Russka - Edward Rutherfurd [453]
‘I told you he’d do it!’ Misha cried to his son and his wife. ‘I told you only Suvorin could pull it off. But how the devil,’ he remarked to the industrialist, ‘did you manage to prize it out of the governor, after they told us they had nothing?’
‘My dear friend, you don’t understand. The authorities have nothing. No one is being supplied.’
Misha frowned. ‘Then this?’
The other grinned again. ‘I bought it myself. My agents found it and shipped it all the way from the south. It’s nothing to do with the authorities.’
For several seconds Misha was silent, unable to speak. Nicolai saw tears well up into the old man’s eyes. He held on to Suvorin’s sleeve, then muttered: ‘How can I thank you, Vladimir Ivanovich?’ And shaking his head: ‘What can I say?’
But it was after a moment’s thoughtful silence that Misha Bobrov suddenly made his extraordinary outburst. Throwing back his head, and gathering all his strength, he shouted out in a paroxysm of frustration, shame, and contempt: ‘Damn those people! Damn that governor! Damn the government in St Petersburg. I tell you, these people are useless to us. Let them give power to the local zemstvos since they are incompetent to govern themselves.’
He shouted it in front of the servants, the drivers, and several villagers. He did not seem to care. It came straight from his heart. Misha Bobrov, landowner, noble, liberal but loyal monarchist, was done with his government. So, Nicolai knew, were other landowners and zemstvo men all over the central provinces that winter of famine.
And so it was on this day, in after years, that Nicolai Bobrov would look back and murmur: ‘That was the start of the revolution.’
It was in early spring that the first outbreak began.

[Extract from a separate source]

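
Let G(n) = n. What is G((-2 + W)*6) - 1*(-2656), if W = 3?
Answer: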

It started in the group of huts that straggled along the river bank below the little town of Russka. Why it should have started there no one knew. Perhaps because there was an old rubbish tip there – perhaps not.
At first, when several people suffered from diarrhoea, no one took much notice. But then, after two days, one man suddenly experienced a violent discharge from his bowels of whitish and yellowish matter, like whey. Shortly after, he vomited more of the same, then cried out that the pit of his stomach was on fire, and screamed for water. The next day he suffered acute cramps in the legs and his body started to turn blue. His eyes became so sunken he resembled a skeleton and when he spoke, his voice was only a hoarse whisper. When his wife tried his pulse, she could feel nothing. Just before the following dawn he died.
After his death, his body remained strangely warm for some time. His wife said it had grown hotter. She also noticed that, well after death, the corpse suffered muscular twitches and spasms, which frightened her.
And within a few more hours, all Russka knew that cholera had arrived.
‘If we can just keep it out of the village.’ This was Misha Bobrov’s litany each day. ‘Of course,’ he would say, ‘if Russia was properly run, the whole area would be sealed off. There’d be a cordon sanitaire.’ But neither local nor provincial administration could attempt such a thing: people came and went. Thanks, however, to the efforts of the two Bobrovs and of Suvorin, a sort of informal quarantine was in force that seemed to be limiting the terrible cholera’s spread.
Indeed, their modest success was soon confirmed by a young doctor that the zemstvo managed to employ to help deal with the outbreak.